Photo: Oleg Yakovlev / RBC
developed the new Greek government offers creditors are essentially a repetition of the financial recovery plan of the country, which is the country’s citizens have rejected in a referendum on July 5. It is reported by Associated Press.
«The text of proposals to Athens on Thursday evening, the government yield to the demands that had previously refused to accept it. This applies mainly to increase tax rates on the sale of certain goods and services in exchange for a three-year aid package of 53.5 billion euros, “- said in a statement.
On Friday, July 10, these proposals must undergo the procedure approval in parliament, said the agency.
As previously wrote RBC late Eurogroup has received from Greece, new proposals for a program of reform in exchange for loans. Earlier Eurogroup set conditions that the new package was handed over to the negotiators to Friday. The head of the Eurogroup Jeroen Deysselblum declined to comment and voice bids received. He said that only the study documents will decide whether they can become the basis for subsequent negotiations.
Greece’s problems will be devoted to unscheduled summit of leaders of the eurozone, which is scheduled for Sunday, July 12. Earlier, the president of the European Commission, Jean-Claude Juncker said that the EC is prepared for all possible options, including a detailed action plan in case of a Greek exit from the eurozone or the European Union.
«The Commission is prepared for anything. We have a script Grexit [Greek exit from the euro zone (from the words Greece and exit)], researched in detail, “- he said. “I am categorically against Grexit, but I can not prevent it if the Greek government does not do what we expected of him” – then added Juncker.
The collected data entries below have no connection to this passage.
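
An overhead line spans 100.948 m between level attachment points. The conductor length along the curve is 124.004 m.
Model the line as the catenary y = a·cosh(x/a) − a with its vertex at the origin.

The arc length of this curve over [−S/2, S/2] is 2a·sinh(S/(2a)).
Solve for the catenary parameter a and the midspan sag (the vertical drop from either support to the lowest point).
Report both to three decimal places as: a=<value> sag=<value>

a=44.523 sag=31.809

seed: a₀ = √(S³/(24(L−S))) = √(100.948³/(24·23.056)) = 43.117044
iter 1: u=1.170628  f(a)=+1.632e+00  f'(a)=-1.223e+00  a ← 43.117044 − (+1.632e+00/-1.223e+00) = 44.451303
iter 2: u=1.135490  f(a)=+7.883e-02  f'(a)=-1.108e+00  a ← 44.451303 − (+7.883e-02/-1.108e+00) = 44.522464
iter 3: u=1.133675  f(a)=+2.045e-04  f'(a)=-1.102e+00  a ← 44.522464 − (+2.045e-04/-1.102e+00) = 44.522650
iter 4: u=1.133670  f(a)=+1.385e-09  f'(a)=-1.102e+00  a ← 44.522650 − (+1.385e-09/-1.102e+00) = 44.522650
iter 5: u=1.133670  f(a)=-1.421e-14  f'(a)=-1.102e+00  a ← 44.522650 − (-1.421e-14/-1.102e+00) = 44.522650
converged: |Δa| < 1e-12 after 5 iterations
sag = a·(cosh(S/(2a)) − 1) = 44.522650·(cosh(1.133670) − 1) = 31.808958
T_max/T_min = cosh(S/(2a)) = 1.714444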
Earlier, the media got a new draft proposals developed by the Greek Government . The newspaper “Naftemboriki” has led some details of emergency measures. In particular, it is expected to increase the income tax from 26% to 28% and raise VAT on luxury goods from 10% to 13%. From 13% to 23% should increase VAT on processed food, services, restaurants, transportation and a number of health services offered by the private sector. In addition, the rise of VAT for accommodation from 6.5% to 13%. According to the publication, in the aggregate the proposed measures must replenish the budget at € 10-12 billion.
At the end of June, the Greek Prime Minister Alexis Tsipras called lenders offer “blackmail” and said it will submit them to the Pan-Hellenic referendum which took place on July 5. Most of the voters voted against the proposed plan of the Eurogroup. Tsipras himself then said that European leaders will give a more realistic plan.